A few years ago a handsome man with intense blue eyes (and a charming accent) walked in to the gallery and politely asked me if I might be interested in purchasing vintage Russian posters. That man, Alexander (Sasha to his friends) Bobylev, has become for us not only a great source for Russian posters, but also a friend. In addition to having a great eye for posters, he is also a personal fitness coach, a very funny man, and someone who loves posters as much as I do.
Below are Sasha’s (mostly unedited) answers about how he became interested in posters, how he finds them, and what he looks for.
When did you start being interested in posters and what was it about them that attracted your attention?
“It was about 12-13 years ago that when I saw an old Soviet poster used haphazardly as a sun-blind on a curtainless window of the school I used to attend. It was not exactly a really old poster but it was a bright example of the propaganda featured during the Cold War era: focusing on the terrible unemployment situation in the US and featuring a slouched, gaunt, unhappy figure of a jobless American on one side, all in grey colours, and on the opposite side – a bright red giant of a Soviet worker with forearms bigger than Schwarzenegger’s, firmly holding a huge Soviet flag with one of them, overshadowing half the Earth globe, with a promise to deliver at employment if not freedom to the rest of the world sometime in the near future.
I felt a strong urge to save it from further ruin by the merciless Central Asian Sun and see if I could sell to a western person to give it a new life on somebody’s wall and be appropriately appreciated as the Sovet artists who were selected to draw those posters were among the best in their trade. So I talked a friend who I promised to share the future profits with into attempting to get that poster by going into that school and cajoling the once our English teacher whose classroom that poster was protecting from UV-rays into letting him have it. To make a long story short, he got it and I easily sold it to some American military man who fell in love with the red giant.

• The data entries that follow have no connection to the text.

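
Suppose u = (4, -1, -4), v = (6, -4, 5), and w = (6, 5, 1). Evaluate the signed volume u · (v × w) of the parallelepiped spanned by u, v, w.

-356

v × w:
i: (-4)·1 - 5·5 = -4 - 25 = -29
j: 5·6 - 6·1 = 30 - 6 = 24
k: 6·5 - (-4)·6 = 30 - (-24) = 54
v × w = (-29, 24, 54)
u · (v × w) = 4·(-29) + (-1)·24 + (-4)·54 = -116 - 24 - 216 = -356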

We split the few bucks we got from that sale. And with that inspiration, it’s how it all started. I paid my friend’s expenses and he went different places looking for the last of the Soviet posters that could have been still kept intact in some former soviet institutions like schools, factories, government offices, and libraries. There were some disappointments along the way, weeks on end without luck, with just a few good posters found here and there, until one day he struck upon a big pile of them stored or rather scrapped somewhere in a basement of the central republican library. It was still a government-run, entry-and exit-controlled building. It was quite difficult to get into the authorised-personnel- only, find the right excuse to be admitted into the basement, let alone leaving it with just a small stack of posters hidden under a shirt to get past security. Of course, charm alone would not work here, so he had to find a way to grease a palm of an old Russian warden lady and convince her that he was just a poor artist himself needing those posters for inspiration or something like that.
And that had to be done almost every week, as I saw how genuine these posters were, some dating back to the Second World War, a lot of them to the 50-s and 60-s of the twentieth century, colorful, carrying different messages, some representing works of very famous poster artists of the Soviet era. We just had to have them all or at least try to.
It kind of dawned on me then that that posters had both historic and monetary value. As many of the posters that had been once all over the place were discarded, destroyed, and ruined (sometime even being used as wrapping paper or sun blinds in poorly provided public service establishments).
I organized different sales events, opening up a small poster gallery at the local US Airbase, dealing with a couple of local antique shop owners, auctioning many of them, and eventually taking some of them across the ocean as my family moved to live in Montreal where I had the pleasure of meeting Karen Etingin of L’Affichiste who is selling some of my posters these days.”
If someone is looking to acquire a Soviet poster, what is it that they should look for specifically? Are some images more valuable than others?
If someone is looking to acquire a Soviet Poster it’s kind of important that the poster has been issued by a central print-house agency in Moscow (such as Izogiz). So if you see the word Moscow printed somewhere at the bottom part of a poster it means that this poster had to go through a rigid selection criteria for an artist and even though the subjects could widely vary (from technical safety posters, to advertisements and propaganda posters).
The time periods such as 20s, 30s, WWII, 50s, 60s, 70s, and 80s – each represented different styles and drawing techniques. Each can be recognized and has several recognizable artists whose names appear at the bottom of a poster. Some of the original posters have been repeatedly reprinted (2 or 3 times) in later years, and still represent some good value as the printing machinery and dyes were very often the same as for the originally issued posters due to unchanging Russian bullet-proof technology which was not fixed or replaced for that matter until broken. Some WWII era posters could have been reprinted in 60s or 70s and look and feel just the same, at the same time found in better condition due to 20 or 30 year difference. They can be referred to as ‘original reprints’. L’Affichiste has a few of those as well.